Outline the function of pancreatic alpha-amylase

Answer 65

1) It is secreted into the duodenum in response to a meal
2) It continues the digestion of starch & glycogen in the small bowel (started by salivary amylase)
3) It requires Cl- for optimum activity & neutral/slightly alkaline pH
4) It acts mainly in the lumen (some also adsorbs to brush border)
5) Digestion of amylase products & simple carbohydrates occurs at the brush border

Question 66

Which enzymes digest different carbohydrates, and where?

Answer 66

1) In the lumen, alpha-amylase digests starch down to maltose, maltotriose and alpha-dextrins.
2) At the brush border, different oligosaccharides are digested:
> Lactase splits lactose
> Glucoamylase (maltase) removes glucose monomers for transport
> Sucrase-isomaltase is formed of 2 enzymes: the sucrase moiety splits sucrose as well as maltose and maltotriose, the isomaltase moiety splits alpha-doctrine as well as maltose and maltotriose.

Question 67

How are monosaccharides absorbed?

Answer 67

1) Absorption of glucose & galactose is by secondary active transport
•Carrier protein is SGLT-1 on the apical membrane
2) Absorption of fructose is by facilitated diffusion
•Carrier protein is GLUT-5 on the apical membrane
3) GLUT-2 facilitates exit at basolateral membrane
4) The human small intestine can absorb 10kg of simple sugars/day

Question 68

How are proteins digested?

Answer 68

1) Protein digestion begins in lumen of stomach by pepsin
•Pepsin is then inactivated in the alkaline duodenum
2) 5 pancreatic proteases are secreted as precursors into the lumen of the small bowel (e.g. trypsinogen)
3) Trypsinogen is activated into trypsin by enterokinase, an enzyme located on duodenal brush border
4) Trypsin then activates other proteases, which hydrolyse proteins into single amino acids (AA) & oligopeptides (AA)n

Question 69

How are digested proteins absorbed?

Answer 69

1) A variety of peptidases at brush borders of enterocytes progressively hydrolyse oligopeptides [(AA)n] into amino acids (AAs)
2) Enterocytes directly absorb some of the small oligopeptides [(AA)n] via action of H+/oligopeptide cotransporter PepT1
3) These small oligopeptides are digested to amino acids (AAs) by peptidases (e.g. tripeptidase and dipeptidase) in the cytoplasm of enterocytes

Question 70

How are lipids digested in the small bowel?

Answer 70

Lipids are poorly soluble in water, so complicated to digest.
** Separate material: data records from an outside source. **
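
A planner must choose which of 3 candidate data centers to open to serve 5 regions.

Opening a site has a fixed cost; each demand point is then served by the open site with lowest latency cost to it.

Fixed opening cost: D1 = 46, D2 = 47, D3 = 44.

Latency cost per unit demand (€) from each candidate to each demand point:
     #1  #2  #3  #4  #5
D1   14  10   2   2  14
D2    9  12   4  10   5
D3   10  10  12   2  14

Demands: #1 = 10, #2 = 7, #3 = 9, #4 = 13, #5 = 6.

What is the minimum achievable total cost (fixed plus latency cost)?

327

Open {D1, D2}: assign each demand point to its cheapest open site.
  #1→D2 10×9=90, #2→D1 7×10=70, #3→D1 9×2=18, #4→D1 13×2=26, #5→D2 6×5=30
  latency cost 234, fixed 93 → total 327.
Compare {D2, D3}: latency cost 252 + fixed 91 = 343.
Compare {D1, D2, D3}: latency cost 234 + fixed 137 = 371.
Compare {D1}: latency cost 338 + fixed 46 = 384.
All other subsets cost ≥ 343. Minimum total cost: 327.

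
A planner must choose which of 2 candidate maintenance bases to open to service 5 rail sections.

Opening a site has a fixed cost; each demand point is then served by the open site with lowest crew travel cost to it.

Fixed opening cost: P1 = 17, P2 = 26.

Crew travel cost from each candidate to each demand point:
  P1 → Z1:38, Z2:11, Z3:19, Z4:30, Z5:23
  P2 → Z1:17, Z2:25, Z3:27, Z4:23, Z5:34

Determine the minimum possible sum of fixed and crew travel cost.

136

Open {P1, P2}: assign each demand point to its cheapest open site.
  Z1→P2 17, Z2→P1 11, Z3→P1 19, Z4→P2 23, Z5→P1 23
  crew travel cost 93, fixed 43 → total 136.
Compare {P1}: crew travel cost 121 + fixed 17 = 138.
Compare {P2}: crew travel cost 126 + fixed 26 = 152.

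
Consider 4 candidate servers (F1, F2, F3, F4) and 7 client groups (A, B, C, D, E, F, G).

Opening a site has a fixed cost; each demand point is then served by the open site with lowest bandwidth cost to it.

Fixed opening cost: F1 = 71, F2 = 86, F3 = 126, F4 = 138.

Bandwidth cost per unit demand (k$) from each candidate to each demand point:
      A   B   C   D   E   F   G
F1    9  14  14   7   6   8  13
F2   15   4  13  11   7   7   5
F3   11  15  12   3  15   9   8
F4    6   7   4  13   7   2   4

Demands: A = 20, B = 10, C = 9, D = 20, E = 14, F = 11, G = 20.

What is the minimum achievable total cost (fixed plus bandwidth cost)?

Open {F3, F4}: assign each demand point to its cheapest open site.
  A→F4 20×6=120, B→F4 10×7=70, C→F4 9×4=36, D→F3 20×3=60, E→F4 14×7=98, F→F4 11×2=22, G→F4 20×4=80
  bandwidth cost 486, fixed 264 → total 750.
Compare {F1, F4}: bandwidth cost 552 + fixed 209 = 761.
Compare {F2, F3, F4}: bandwidth cost 456 + fixed 350 = 806.
Compare {F1, F3, F4}: bandwidth cost 472 + fixed 335 = 807.
All other subsets cost ≥ 761. Minimum total cost: 750.

750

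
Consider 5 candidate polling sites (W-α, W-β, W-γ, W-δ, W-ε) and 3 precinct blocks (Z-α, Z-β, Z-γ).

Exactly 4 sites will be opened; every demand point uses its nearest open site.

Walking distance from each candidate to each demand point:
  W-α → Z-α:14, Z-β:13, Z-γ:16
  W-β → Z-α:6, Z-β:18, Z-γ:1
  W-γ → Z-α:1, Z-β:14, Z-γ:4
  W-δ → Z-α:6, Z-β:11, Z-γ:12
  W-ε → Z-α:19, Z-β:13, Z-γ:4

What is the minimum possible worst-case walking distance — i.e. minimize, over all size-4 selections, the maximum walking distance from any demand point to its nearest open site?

11

Open {W-α, W-β, W-γ, W-δ}.
  Farthest demand point is Z-β at walking distance 11 (to W-δ); all others are ≤ 11.
With {W-α, W-β, W-δ, W-ε} the worst case is 11.
With {W-α, W-γ, W-δ, W-ε} the worst case is 11.
No size-4 selection achieves below 11.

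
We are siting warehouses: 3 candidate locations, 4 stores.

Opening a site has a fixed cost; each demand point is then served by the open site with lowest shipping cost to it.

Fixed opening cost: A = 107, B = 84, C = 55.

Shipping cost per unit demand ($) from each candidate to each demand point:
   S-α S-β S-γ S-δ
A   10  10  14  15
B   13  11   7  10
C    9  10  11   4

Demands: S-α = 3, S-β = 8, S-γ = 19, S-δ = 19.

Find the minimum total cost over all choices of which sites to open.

447

Open {C}: assign each demand point to its cheapest open site.
  S-α→C 3×9=27, S-β→C 8×10=80, S-γ→C 19×11=209, S-δ→C 19×4=76
  shipping cost 392, fixed 55 → total 447.
Compare {B, C}: shipping cost 316 + fixed 139 = 455.
Compare {B}: shipping cost 450 + fixed 84 = 534.
Compare {A, C}: shipping cost 392 + fixed 162 = 554.
All other subsets cost ≥ 455. Minimum total cost: 447.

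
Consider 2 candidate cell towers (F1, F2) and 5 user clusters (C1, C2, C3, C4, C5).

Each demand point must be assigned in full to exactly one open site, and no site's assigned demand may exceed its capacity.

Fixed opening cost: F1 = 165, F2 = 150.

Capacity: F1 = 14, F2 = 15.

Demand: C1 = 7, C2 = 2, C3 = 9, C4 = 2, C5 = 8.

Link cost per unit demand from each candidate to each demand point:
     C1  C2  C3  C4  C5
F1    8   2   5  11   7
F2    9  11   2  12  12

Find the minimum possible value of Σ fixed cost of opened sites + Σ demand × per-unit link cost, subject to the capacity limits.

Open {F1, F2}; cheapest assignment that respects the capacities:
  F1 (cap 14, load 13): C2, C3, C4 — cost 2×2 + 9×5 + 2×11 = 71
  F2 (cap 15, load 15): C1, C5 — cost 7×9 + 8×12 = 159
  Shipping 230, fixed 315 → total 545.
  Any other capacity-feasible assignment to {F1, F2} ships for at least 230.
Total demand is 28 and no other set of sites has combined capacity ≥ 28, so {F1, F2} is the only feasible choice of open sites. Minimum: 545.

545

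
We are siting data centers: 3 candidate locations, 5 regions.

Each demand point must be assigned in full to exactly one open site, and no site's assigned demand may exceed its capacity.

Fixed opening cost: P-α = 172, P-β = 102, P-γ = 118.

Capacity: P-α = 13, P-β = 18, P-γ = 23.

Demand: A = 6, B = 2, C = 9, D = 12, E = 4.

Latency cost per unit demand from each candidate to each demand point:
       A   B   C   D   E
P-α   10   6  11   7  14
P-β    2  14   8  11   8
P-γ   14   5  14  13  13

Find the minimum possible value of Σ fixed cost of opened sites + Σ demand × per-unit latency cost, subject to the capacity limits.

522

Open {P-β, P-γ}; cheapest assignment that respects the capacities:
  P-β (cap 18, load 15): A, C — cost 6×2 + 9×8 = 84
  P-γ (cap 23, load 18): B, D, E — cost 2×5 + 12×13 + 4×13 = 218
  Shipping 302, fixed 220 → total 522.
  Any other capacity-feasible assignment to {P-β, P-γ} ships for at least 302.
Compare {P-α, P-β, P-γ}: its best feasible assignment gives total 622.
Compare {P-α, P-γ}: its best feasible assignment gives total 646.
Every other set of open sites that can feasibly serve all demand totals ≥ 622 even under its best assignment. Minimum: 522.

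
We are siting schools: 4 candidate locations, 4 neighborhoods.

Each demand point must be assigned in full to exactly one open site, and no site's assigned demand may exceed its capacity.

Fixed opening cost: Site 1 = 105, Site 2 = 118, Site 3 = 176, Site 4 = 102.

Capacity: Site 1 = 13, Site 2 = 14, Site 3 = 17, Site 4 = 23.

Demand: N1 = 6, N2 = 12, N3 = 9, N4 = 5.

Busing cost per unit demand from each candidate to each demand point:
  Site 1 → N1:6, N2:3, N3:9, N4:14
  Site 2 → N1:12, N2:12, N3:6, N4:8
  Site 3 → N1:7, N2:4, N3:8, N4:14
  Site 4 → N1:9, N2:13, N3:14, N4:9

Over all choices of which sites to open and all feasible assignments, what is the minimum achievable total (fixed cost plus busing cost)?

Open {Site 1, Site 4}; cheapest assignment that respects the capacities:
  Site 1 (cap 13, load 12): N2 — cost 12×3 = 36
  Site 4 (cap 23, load 20): N1, N3, N4 — cost 6×9 + 9×14 + 5×9 = 225
  Shipping 261, fixed 207 → total 468.
  Any other capacity-feasible assignment to {Site 1, Site 4} ships for at least 261.
Compare {Site 1, Site 2, Site 4}: its best feasible assignment gives total 509.
Compare {Site 2, Site 4}: its best feasible assignment gives total 524.
Every other set of open sites that can feasibly serve all demand totals ≥ 509 even under its best assignment. Minimum: 468.

468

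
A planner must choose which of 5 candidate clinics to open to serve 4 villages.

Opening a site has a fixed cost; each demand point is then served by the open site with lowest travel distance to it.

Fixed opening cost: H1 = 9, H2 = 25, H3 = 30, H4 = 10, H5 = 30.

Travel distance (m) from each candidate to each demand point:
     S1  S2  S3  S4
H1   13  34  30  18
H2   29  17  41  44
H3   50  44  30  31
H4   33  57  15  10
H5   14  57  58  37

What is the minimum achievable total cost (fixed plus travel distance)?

Open {H1, H4}: assign each demand point to its cheapest open site.
  S1→H1 13, S2→H1 34, S3→H4 15, S4→H4 10
  travel distance 72, fixed 19 → total 91.
Compare {H1, H2, H4}: travel distance 55 + fixed 44 = 99.
Compare {H1}: travel distance 95 + fixed 9 = 104.
Compare {H2, H4}: travel distance 71 + fixed 35 = 106.
All other subsets cost ≥ 99. Minimum total cost: 91.

91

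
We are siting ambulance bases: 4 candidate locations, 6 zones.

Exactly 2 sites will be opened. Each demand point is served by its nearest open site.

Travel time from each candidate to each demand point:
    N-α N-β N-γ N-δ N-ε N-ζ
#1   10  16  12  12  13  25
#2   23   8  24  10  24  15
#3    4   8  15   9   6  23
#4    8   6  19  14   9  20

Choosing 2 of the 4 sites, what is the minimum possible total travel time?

Open {#2, #3}.
  N-α→#3 4, N-β→#2 8, N-γ→#3 15, N-δ→#3 9, N-ε→#3 6, N-ζ→#2 15  ⇒ total 57.
Compare {#3, #4}: total 60.
Compare {#1, #3}: total 62.
No size-2 selection does better; minimum is 57.

57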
Hence, there is a 4 stage process of digestion in the small bowel:
1) Secretion of bile salts & pancreatic lipases
2) Emulsification - increases surface area for digestion
3) Enzymatic hydrolysis of ester linkages to produce fatty acids and monoglycerides
> Colipase complexes with lipase – prevents bile salts displacing lipase from the fat droplet
4) The solubilisation of lipolytic products in bile salt micelles

Question 71

How are lipids absorbed?

Answer 71

Unlike amino acids and simple sugars, lipids are transformed as they’re absorbed via enterocytes:
1) Fatty acids (FAs) & monoglycerides (MG) leave micelles and enter enterocytes
2) FAs & MG are resynthesized into tri-glycerides (TGS) by 2x pathways:
> Monoglyceride acylation (major pathway )
> Phosphatidic acid pathway (minor pathway )
3) Chylomicrons are then formed - lipoprotein particles synthesised as an emulsion (80-90% TGs, 8-9% phospholipids, 2% cholesterol, 2% protein, trace carbohydrate) in Golgi apparatus
4) Chylomicrons are then secreted across the basement membrane by the active process of exocytosis
5) Chylomicrons enter a lacteal/lymph capillary, the lymphatic system within the villi then transports them away from bowel

Question 72

What is the ileocaecal valve?

Answer 72

The ileum is separated from the colon by the ileocaecal valve. Relaxation and contraction of this valve controls the passage of material into colon, and prevents back flow of bacteria into the ileum.